Relationship weight to Multi Label Model in GraphSage

Hi,

I have a graph with two node labels with different properties and my relationships have weights on it. What is the command to train and stream a multi-label graph with relationship weights using GraphSage.

In the example given, it is only for one label:
CALL gds.beta.graphSage.train(
'persons',
{
modelName: 'weightedTrainedModel',
featureProperties: ['age', 'heightAndWeight'],
relationshipWeightProperty: 'relWeight',
nodeLabels: ['Person'],
relationshipTypes: ['KNOWS']
}
)

Thanks

Hello @kamalika.ray ,
The example is nearly correct.

according to the docs, it states The projected feature dimension is configured with projectedFeatureDimension, and specifying it enables the multi-label mode..
I assume in your case, all labels have the same label?

Also it only makes sense if your nodeLabels parameter has multiple labels specified.

Hi @florentin_dorre ,

No, it has different labels and properties as well.
I am trying the following command but I am not sure if it is correct:

CALL gds.beta.graphSage.train(
'graphsage',
{
modelName: 'weightedTrainedModel',
featureProperties: ['pval_protein', 'pval_disease'],
projectedFeatureDimension: 2,
relationshipWeightProperty: 'confidence_score',
nodeLabels: ['Protein', 'Disease'],
relationshipTypes: ['RESPONSIBLE_FOR']
}
)"""

Is this correct?

Thanks

okay I see your issue. Then, the projected dimension should be the maximum feature dimension over these labels.

If assume pval_proteinis only existing for the Protein label.
So I would set the projectedFeatureDimension to 1. This assumes the pval_protein is only a scalar value. If its an array, you should take the length of the array instead.

I have 400 Protein label nodes each having a numeric property- pval_protein and 200 Disease label nodes each having a numeric property pval_protein in my graph. Each protein and disease have 1 value only.

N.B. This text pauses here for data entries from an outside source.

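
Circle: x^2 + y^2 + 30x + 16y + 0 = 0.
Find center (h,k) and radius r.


h = -D/2 = -30/2 = -15
k = -E/2 = -16/2 = -8
r^2 = h^2 + k^2 - F = 225 + 64 - 0 = 289
r = 17

Center (-15, -8), radius = 17


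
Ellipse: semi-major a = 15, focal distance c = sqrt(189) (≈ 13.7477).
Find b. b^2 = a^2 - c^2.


b^2 = 15^2 - (sqrt(189))^2 = 225 - 189 = 36
b = sqrt(36) = 6

b = 6


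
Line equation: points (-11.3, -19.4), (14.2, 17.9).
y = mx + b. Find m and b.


m = (37.3)/(25.5) = 1.4627
b = y1 - m*x1 = -19.4 - (37.3*(-11.3))/(25.5) = -19.4 + 16.5290 = -2.8710

y = 1.4627x - 2.8710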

okay, then projectedFeatureDimension of 1 is correct

Okay, Thank you very much.

I have a question regarding the example:

CALL gds.beta.graphSage.train(
'persons_with_instruments',
{
modelName: 'multiLabelModel',
featureProperties: ['age', 'heightAndWeight', 'cost'],
projectedFeatureDimension: 4
}
)

Why is the projectedFeatureDimension 4 here? age per person and cost per instrument is scalar right?

You are right, the example is confusing here. Looking at our implementation, I still stand by my explanation. I will get back to you about this example

Just an update on this. The example was wrong here and is in the process of updating now.

You can already find the updated wording at GraphSAGE - Neo4j Graph Data Science

The projectedFeatureDimension should equal the maximum length of the feature-array. In our example, persons have age (1) and heightAndWeight (2), summing up to a length of 3. Instruments only have cost with length of 1. Thus, the projectedFeatureDimension should be set to 3.